The layers on the bottom are the most basic layers possible.
The layers at the top are things you can easily touch and play with. Things that are easy to move and understand.
When you use a build tool, it will take what you made and break it down into the smallest possible pieces for your computer or browser to run.
It is possible to work without them, but at great cost since it takes a long time to do these processes manually. This is why these tools exist.
When you're looking at your code. It's the top-most layer. It's easy to read and to play around with, but it's in a format your browser or computer may not understand by itself.
So, the build tool breaks it down into native languages like JavaScript and HTML for your browser, or deeper languages that can interact with your computer's operating system.
Building software is like baking.
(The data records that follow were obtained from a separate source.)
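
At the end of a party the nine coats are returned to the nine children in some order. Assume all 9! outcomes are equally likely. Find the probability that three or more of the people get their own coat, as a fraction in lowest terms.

Favorable outcomes: Σ_{i≥3} C(9,i)·!(9-i) = 84·265 + 126·44 + 126·9 + 84·2 + 36·1 + 9·0 + 1·1 = 29143.
Total outcomes: 9! = 362880.
Probability = 29143/362880 = 29143/362880.

29143/362880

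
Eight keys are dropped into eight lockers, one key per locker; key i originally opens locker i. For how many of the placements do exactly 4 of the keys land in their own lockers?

630

Choose which 4 of the 8 are fixed: C(8,4) = 70.
The other 4 form a derangement: !4 = 9.
Total: 70 × 9 = 630.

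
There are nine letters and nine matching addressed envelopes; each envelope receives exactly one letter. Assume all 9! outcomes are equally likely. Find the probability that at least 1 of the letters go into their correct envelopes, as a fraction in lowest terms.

28673/45360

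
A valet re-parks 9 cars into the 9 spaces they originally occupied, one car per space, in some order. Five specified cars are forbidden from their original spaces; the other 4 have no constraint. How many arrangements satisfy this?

Let A_j be the event that the j-th constrained one is fixed. By inclusion-exclusion over the 5 events:
Σ_{j=0}^{5} (-1)^j C(5,j)(9-j)!
= C(5,0)·9! - C(5,1)·8! + C(5,2)·7! - C(5,3)·6! + C(5,4)·5! - C(5,5)·4!
= 362880 - 201600 + 50400 - 7200 + 600 - 24
= 205056

205056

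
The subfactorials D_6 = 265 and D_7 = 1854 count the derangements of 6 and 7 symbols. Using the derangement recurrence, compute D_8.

D_8 = (8-1)·(D_7 + D_6) = 7·(1854 + 265) = 7·2119 = 14833.

14833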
Sure you can bake a cake from scratch, or you could pick up a box mix from the store and have a cake in half the time.
The build tools are the box mix: it puts together basic parts of the recipe and has them ready to go for you. Combine this mix with the rest of the recipe (like eggs or in our case, your code) and you have a finished product.
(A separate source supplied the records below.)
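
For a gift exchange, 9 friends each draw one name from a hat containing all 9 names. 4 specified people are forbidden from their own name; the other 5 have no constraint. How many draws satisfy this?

Inclusion-exclusion on the 4 forbidden self-matches:
Σ_{j=0}^{4} (-1)^j C(4,j)(9-j)!
= C(4,0)·9! - C(4,1)·8! + C(4,2)·7! - C(4,3)·6! + C(4,4)·5!
= 362880 - 161280 + 30240 - 2880 + 120
= 229080

229080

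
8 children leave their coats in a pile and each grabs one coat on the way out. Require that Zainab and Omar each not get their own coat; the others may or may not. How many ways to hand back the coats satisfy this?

30960

Let A_j be the event that the j-th constrained one is fixed. By inclusion-exclusion over the 2 events:
Σ_{j=0}^{2} (-1)^j C(2,j)(8-j)!
= C(2,0)·8! - C(2,1)·7! + C(2,2)·6!
= 40320 - 10080 + 720
= 30960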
So yes, you can work without them but it will cost you lots of time. Also, when you bake a lot of cakes, you likely want them to be consistent. Same for apps. The box mix comes in handy here because it guarantees that part of the recipe will always be the same.
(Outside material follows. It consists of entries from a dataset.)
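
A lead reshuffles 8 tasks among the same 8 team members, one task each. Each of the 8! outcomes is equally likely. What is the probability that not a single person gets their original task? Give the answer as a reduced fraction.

Favorable outcomes: !8 = 14833.
Total outcomes: 8! = 40320.
Probability = 14833/40320 = 2119/5760.

2119/5760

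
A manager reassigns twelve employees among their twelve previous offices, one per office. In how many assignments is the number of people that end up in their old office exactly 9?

440

Choose which 9 of the 12 are fixed: C(12,9) = 220.
The other 3 form a derangement: !3 = 2.
Total: 220 × 2 = 440.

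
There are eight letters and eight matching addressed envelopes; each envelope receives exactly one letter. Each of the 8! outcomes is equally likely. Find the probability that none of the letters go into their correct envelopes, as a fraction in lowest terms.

2119/5760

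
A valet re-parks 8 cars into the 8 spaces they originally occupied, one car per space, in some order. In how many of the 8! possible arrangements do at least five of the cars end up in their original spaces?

# with exactly i fixed is C(8,i)·!(8-i); sum over i=5..8:
  i=5: C(8,5)·!3 = 56·2 = 112
  i=6: C(8,6)·!2 = 28·1 = 28
  i=7: C(8,7)·!1 = 8·0 = 0
  i=8: C(8,8)·!0 = 1·1 = 1
Total = 141.

141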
When developing a project, there are many things that need to be, files to be processed, archives to be packaged, etc. It is fairly straightforward to just put all these tasks into a shell script, which will do exactly what you want it to do.
But as your project grows in size, you'll find that you need to add more and more steps to your shell script. Each step is taking longer and longer (because there are more source files to process), and there are more steps, and soon your build process, written as a simple shell script, is no longer so simple or fast as it once was.
But you notice that there are certain tasks that don't depend on one another, and you can run them in parallel,which saves you time. In addition, there are a lot of tasks that don't need to be run every time, because nothing has changed and you know the output will be the same,so you can skip the next time you run your script.
All these build tools, Gradle, Maven, Gulp, Webpack, or anything else, all exist to solve those problems for you. They typically provide a flexible framework for creating tasks and plugins, and a declarative way to set up which tasks to run and in which order to run them. A good, mature build tool like Gradle will also track which files have or have not changed since the last run, to avoid repeating work (it can even cache outputs built on different servers, really tricky stuff needed for truly massive projects). Some tools, like Webpack, will even process the files very differently depending on whether you are building for development or production, to speed up iterative development time.
Maybe instead of native, I should have used the word 'abstract'. Build tools break down languages like JSX and Typescript into abstracted primitive versions that a browser can easily interpret.
Just about every language needs an interpreter of some kind. JS is interpreted by the browser. In my layering example, the browser interprets CSS, JS, and HTML. They're native in the browser space.